Gli script li ho risolti così, con la prima parola. Uno script di un video è fatto di testo, di meta-testo, immagini, musica, ritmo. Se inizi a pensare a questa cattedrale ne rimani schiacciato, ed è quello che ho lasciato mi succedesse per 4 ore. Un video, invece, anche se alla fine non avrà del testo, deve sempre dire qualcosa. Allora tanto vale iniziare da quella cosa. Ho iniziato dalla prima parola, da quello che quel video doveva dire, non mostrare, non far sentire, non significare; dire.
La fortuna voleva che quei video di cui dovevo fare gli script contenessero anche del testo, quindi sono partito dal testo.
All'improvviso il foglio non era più bianco, e da ogni braccio è partito un ramo.

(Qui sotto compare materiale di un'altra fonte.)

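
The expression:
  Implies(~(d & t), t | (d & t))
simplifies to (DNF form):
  t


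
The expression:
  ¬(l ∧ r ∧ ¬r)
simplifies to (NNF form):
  True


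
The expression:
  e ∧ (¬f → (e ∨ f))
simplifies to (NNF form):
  e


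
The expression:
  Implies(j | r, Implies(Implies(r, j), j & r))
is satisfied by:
  {r: True, j: False}
  {j: False, r: False}
  {j: True, r: True}


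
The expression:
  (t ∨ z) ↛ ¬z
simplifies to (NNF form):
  z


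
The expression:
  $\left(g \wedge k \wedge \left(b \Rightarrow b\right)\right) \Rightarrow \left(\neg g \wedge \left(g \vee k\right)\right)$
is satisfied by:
  {g: False, k: False}
  {k: True, g: False}
  {g: True, k: False}


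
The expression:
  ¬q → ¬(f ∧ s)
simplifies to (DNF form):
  q ∨ ¬f ∨ ¬s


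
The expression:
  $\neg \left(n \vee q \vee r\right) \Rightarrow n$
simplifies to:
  $n \vee q \vee r$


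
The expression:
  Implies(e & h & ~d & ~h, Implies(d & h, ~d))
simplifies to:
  True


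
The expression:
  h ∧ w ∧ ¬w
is never true.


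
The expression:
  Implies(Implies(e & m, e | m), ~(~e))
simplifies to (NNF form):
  e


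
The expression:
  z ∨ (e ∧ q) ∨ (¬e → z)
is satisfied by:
  {z: True, e: True}
  {z: True, e: False}
  {e: True, z: False}


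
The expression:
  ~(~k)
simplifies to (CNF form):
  k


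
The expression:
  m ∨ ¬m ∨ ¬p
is always true.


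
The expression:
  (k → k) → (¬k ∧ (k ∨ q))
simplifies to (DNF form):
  q ∧ ¬k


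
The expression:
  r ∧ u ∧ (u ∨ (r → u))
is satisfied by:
  {r: True, u: True}


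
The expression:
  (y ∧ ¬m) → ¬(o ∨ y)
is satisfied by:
  {m: True, y: False}
  {y: False, m: False}
  {y: True, m: True}


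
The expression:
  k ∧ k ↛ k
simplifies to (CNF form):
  False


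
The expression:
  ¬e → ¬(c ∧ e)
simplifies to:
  True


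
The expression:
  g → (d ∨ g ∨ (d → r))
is always true.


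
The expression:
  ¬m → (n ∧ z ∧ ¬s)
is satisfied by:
  {n: True, m: True, z: True, s: False}
  {n: True, m: True, z: False, s: False}
  {m: True, z: True, s: False, n: False}
  {m: True, z: False, s: False, n: False}
  {n: True, m: True, s: True, z: True}
  {n: True, m: True, s: True, z: False}
  {m: True, s: True, z: True, n: False}
  {m: True, s: True, z: False, n: False}
  {n: True, s: False, z: True, m: False}


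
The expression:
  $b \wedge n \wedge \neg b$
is never true.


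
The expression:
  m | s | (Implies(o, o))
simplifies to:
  True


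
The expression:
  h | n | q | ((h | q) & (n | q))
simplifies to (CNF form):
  h | n | q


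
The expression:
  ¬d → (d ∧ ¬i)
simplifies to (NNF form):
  d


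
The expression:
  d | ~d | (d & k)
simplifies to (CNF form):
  True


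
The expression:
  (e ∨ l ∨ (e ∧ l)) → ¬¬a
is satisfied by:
  {a: True, l: False, e: False}
  {a: True, e: True, l: False}
  {a: True, l: True, e: False}
  {a: True, e: True, l: True}
  {e: False, l: False, a: False}


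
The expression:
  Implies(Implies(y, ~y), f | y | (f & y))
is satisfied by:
  {y: True, f: True}
  {y: True, f: False}
  {f: True, y: False}


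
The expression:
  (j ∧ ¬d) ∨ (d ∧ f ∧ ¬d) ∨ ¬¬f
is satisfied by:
  {j: True, f: True, d: False}
  {f: True, d: False, j: False}
  {j: True, f: True, d: True}
  {f: True, d: True, j: False}
  {j: True, d: False, f: False}


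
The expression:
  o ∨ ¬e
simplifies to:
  o ∨ ¬e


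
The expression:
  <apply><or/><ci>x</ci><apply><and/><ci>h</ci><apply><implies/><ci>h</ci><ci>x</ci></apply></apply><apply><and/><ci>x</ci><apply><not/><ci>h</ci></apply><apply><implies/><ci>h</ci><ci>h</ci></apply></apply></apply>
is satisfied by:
  {x: True}


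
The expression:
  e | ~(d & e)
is always true.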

Prima di attirarmi ire, è sbagliata questa cosa; nel senso, è sbagliato pensare che la scrittura vada aggredita e mai programmata, studiata. I romanzieri studiano, programmano, fanno scalette. Ma tutti questi passaggi sono sempre un atto fisico, quello di scrivere, ed è assurdo pensare che si possa iniziare la stesura delle parole sapendo esattamente dove andare. Ad esempio, qualche ora fa dovevo iniziare un pezzo per una newsletter, in cui volevo raccontare cosa succede quando si affronta il cosiddetto blocco dello scrittore, o sindrome del foglio bianco, o anche "poca voglia di lavorare" per alcuni. Non avevo la minima idea di cosa scrivere su un problema che peraltro sono ben lontano dall'aver risolto. Lo schermo del computer mi è andato in standby diverse volte prima che riuscissi a digitare la prima parola. L'ho pescata da quello che avevo fatto durante il giorno: perdere 4 ore a pensare a degli script che non mi venivano. Non sapevo dove sarei andato. Non sapevo che avrei utilizzato la metafora di una striscia di terra sommersa. Non sapevo che sarebbe diventato un meta-pezzo. So soltanto, e magari ve lo racconto un'altra volta, che ho la pessima abitudine di scrivere sempre la stessa parola come incipit delle cose che scrivo, e ho iniziato ultimamente a cancellarla, e a riscriverla, e ho pensato “sai che divertente se riuscissi invece a scriverla per ultima?”. Questa parola è un avverbio, ed è Non.